Momentum is picking up in terms of northbound investing by institutions. That is partly due to MSCI inclusion as the active managers don’t want to wait until June to enter the market
Cindy Chen, Citi Hong Kong

The stock connect schemes allow international investors to buy Shanghai- and Shenzhen-listed shares through Hong Kong brokers, while mainlanders can invest in Hong Kong stocks via mainland brokers. The Shanghai stock connect launched in November 2014 and the Shenzhen version in December 2016.

“Speed and momentum is picking up in terms of northbound investing by institutions,” said Chen, speaking on the sidelines of Citi’s Asia-Pacific Investor Conference. “That is partly due to MSCI inclusion as the active managers don’t want to wait until June to enter the market.”

The index compiler announced last year that it will be including A shares – yuan-denominated, domestically traded stocks – in its emerging-market benchmark from June this year. The news was widely welcomed as an important milestone for China as it opens its capital markets to international investors.

Last week saw significant volatility in global stock markets but Frank Zhang, chief executive for China at AMC Hong Kong, said that would have little influence on investors’ response to China’s coming inclusion in the MSCI. He said the investors in question were primarily passive investors and therefore less affected by the volatility.

The amount of money invested in mainland equities via the northbound connect also increased substantially in January, according to Citi’s figures. Institutions’ aggregate net-buy via stock connect was 35 billion yuan, up from a monthly average of 15 billion yuan in 2017.

Net-buy is the value of A shares bought minus the value of all the A shares sold.

January’s strong performance is merely a continuation of a trend. The number of special segregated accounts more than doubled in 2017, and the aggregate net-buy trades increased by 120 per cent.

The forthcoming MSCI inclusion is not the only factor attracting international investors to the mainland.

“Valuations are attractive in China and less so elsewhere, for example in the United States. Also, China is continuing to post strong growth, despite moves to restrict leverage, and investing is becoming more transparent,” said Arjan de Boer, head of markets and investment solutions in Hong Kong for private bank Indosuez.

De Boer noted that the MSCI China index is currently trading at a 23 per cent discount to the MSCI world index.

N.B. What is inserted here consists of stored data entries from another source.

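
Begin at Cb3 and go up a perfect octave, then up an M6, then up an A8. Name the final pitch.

A perfect octave up from Cb3 is Cb4.
A major sixth up from Cb4 is Ab4.
An augmented octave up from Ab4 is A5.

A5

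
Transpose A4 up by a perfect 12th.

E6

Counting five letter names plus an octave up from A lands on E.
A perfect twelfth is 19 semitones; 19 semitones up from A4 gives E6.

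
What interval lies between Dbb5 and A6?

doubly augmented twelfth

D to A spans five letter names (D-E-F-G-A), plus an octave, so the interval is some kind of twelfth.
Dbb5 to A6 spans 21 semitones — two semitones wider than the perfect twelfth (19) — giving a doubly augmented twelfth.
(Equivalently, a compound doubly augmented fifth: a doubly augmented fifth plus an octave.)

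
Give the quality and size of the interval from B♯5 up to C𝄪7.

major ninth

B to C spans two letter names (B-C), plus an octave — that makes it a ninth of some quality.
Counting semitones, B#5→C##7 is 14, which is the major ninth.
(Equivalently, a compound major second: a major second plus an octave.)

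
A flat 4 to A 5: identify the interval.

augmented octave

A to A is the same letter name, plus an octave, so the interval is some kind of octave.
A perfect octave would be 12 semitones; Ab4 to A5 is 13, one semitone wider, so the interval is augmented.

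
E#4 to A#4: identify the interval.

perfect 4th

E to A spans four letter names (E-F-G-A): a fourth.
E#4 to A#4 is 5 semitones, matching the perfect fourth exactly, so the quality is perfect.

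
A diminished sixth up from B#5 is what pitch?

G6

The sixth takes the letter from B up to G.
A diminished sixth is 7 semitones; 7 semitones up from B#5 gives G6.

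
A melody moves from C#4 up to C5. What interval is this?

C to C is the same letter name, plus an octave, so the interval is some kind of octave.
A perfect octave would be 12 semitones; C#4 to C5 is 11, one semitone narrower, so the interval is diminished.

diminished octave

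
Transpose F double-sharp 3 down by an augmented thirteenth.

Counting six letter names plus an octave down from F lands on A.
Moving 22 semitones down from F##3 (the size of an augmented thirteenth) reaches A1.

A 1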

The Chinese authorities are looking to develop other connect schemes between Hong Kong and the mainland beyond the two stock connects. The initial phase of Bond Connect launched last year though at present it is only open to northbound trades (those going into China). ETF (exchange traded funds) connect is expected to be launched in the latter half of this year, and IPO connect is also in the pipeline.

Plans for stock connect schemes between Shanghai and London, and Hong Kong and London are also afoot.